Имелось два Михаила, с ними разобрались просто: один Минька, другой Мишка. Женьку иначе как Женькой назвать нельзя было. Здоровенная такая лошадь за метр восемьдесят и с плечами, наверно, пятьдесят восьмого размера. Шкаф такой, как теперь говорят. Хэбэ шестого роста почти в облипку, на шее еле сходится воротник, ладоши лопата-лопатой. Ну и в столовой ему две порции, естественно. Такого иначе даже не назовёшь. Так оно и пошло с первого дня, что Петрова зовут Женькой.
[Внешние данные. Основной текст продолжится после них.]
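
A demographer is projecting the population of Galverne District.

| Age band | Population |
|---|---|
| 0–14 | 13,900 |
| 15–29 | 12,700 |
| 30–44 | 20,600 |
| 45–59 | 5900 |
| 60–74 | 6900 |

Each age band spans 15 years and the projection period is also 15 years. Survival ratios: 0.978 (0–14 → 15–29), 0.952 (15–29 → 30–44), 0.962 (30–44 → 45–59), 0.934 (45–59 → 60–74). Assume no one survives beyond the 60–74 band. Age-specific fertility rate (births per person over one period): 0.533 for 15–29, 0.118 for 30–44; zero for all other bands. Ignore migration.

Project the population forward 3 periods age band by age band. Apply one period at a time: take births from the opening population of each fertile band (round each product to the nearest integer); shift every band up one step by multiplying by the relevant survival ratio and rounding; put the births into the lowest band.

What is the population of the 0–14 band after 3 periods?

6323

Period 1:
Births: 12700 × 0.533 = 6769, 20600 × 0.118 = 2431 → 9200
15–29: 13900 × 0.978 = 13594
30–44: 12700 × 0.952 = 12090
45–59: 20600 × 0.962 = 19817
60–74: 5900 × 0.934 = 5511
Giving 9200 / 13594 / 12090 / 19817 / 5511.
Period 2:
Births: 13594 × 0.533 = 7246, 12090 × 0.118 = 1427 → 8673
15–29: 9200 × 0.978 = 8998
30–44: 13594 × 0.952 = 12941
45–59: 12090 × 0.962 = 11631
60–74: 19817 × 0.934 = 18509
Giving 8673 / 8998 / 12941 / 11631 / 18509.
Period 3:
Births: 8998 × 0.533 = 4796, 12941 × 0.118 = 1527 → 6323
15–29: 8673 × 0.978 = 8482
30–44: 8998 × 0.952 = 8566
45–59: 12941 × 0.962 = 12449
60–74: 11631 × 0.934 = 10863
Giving 6323 / 8482 / 8566 / 12449 / 10863.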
С Афанасьевым было непонятно, потому что Женька уже есть, Женей среди мужиков как-то не принято, Евгением слишком уж официально. Именовали без имени, Афанасьевым. Или иногда Афоней. А как-то раз он по нечаянности оставил на прикроватной тумбочке письмо от мамы, в котором она его называет Евгешей. Дежурный по роте заметил неположенное, посмотрел и громко спросил: «Кто у нас Евгеша?» Ну и всё, он стал Евгешей до самого дембеля.
По составу в нашей роте полный интернационал. В других подразделениях подобная картина.
В мужской компании имена иногда ничего не значат, мне кажется. Например, Толика Кузнецова сразу и навсегда прозвали Кузей. Кузя или Толя Кузя. Инструктора по вождению старшего сержанта сверхсрочной службы Шейхитдинова с его сложным для нас башкирским именем все звали Шахом или Лёшкой, по первым двум буквам имени. Уразназарова иногда звали «Ураз семь раз и всё по-разному», потому что он был Агабай Уразназарович Уразназаров. У тёмноволосого Сашки Суворова сразу же после бриться вылезала на щеках ярко-рыжая щетина, а Гиви утверждал, что питекантропы были рыжебородые и предложил называть его Суворус Питекантропус Рыжебородус Вульгарис, или сокращённо для близких, то есть, сослуживцев, просто Питек. Ротный зампотех слегка картавил, поэтому его звали Саса (он был Александр Прокофьевич). Замполита прозвали Медный Лоб. Правда, и было за что. Некоторых звали по имени, некоторых – только по фамилии. Нашего командира батальона, Батю, почему-то прозвали Стариком Хоттабычем. Начальник штаба полка носил прозвище Буратино. Он был тощий, носатый, и если уж так хочется, его и можно было так называть, а Батя ничем не походил на старика, тем более Хоттабыча. Нашего ротного звали Чапаевым, потому что он был Василий Иванович, а кино «Чапаев» нам показывали регулярно. Начальника тыла полка майора Холина звали почти по фамилии, только заменили «о» на «у».
Хочу пояснить кое-что. Командира полка у нас называли КП, командира дивизии – Командиром, командир батальона – Батя, у артиллеристов командир батареи - Комбат.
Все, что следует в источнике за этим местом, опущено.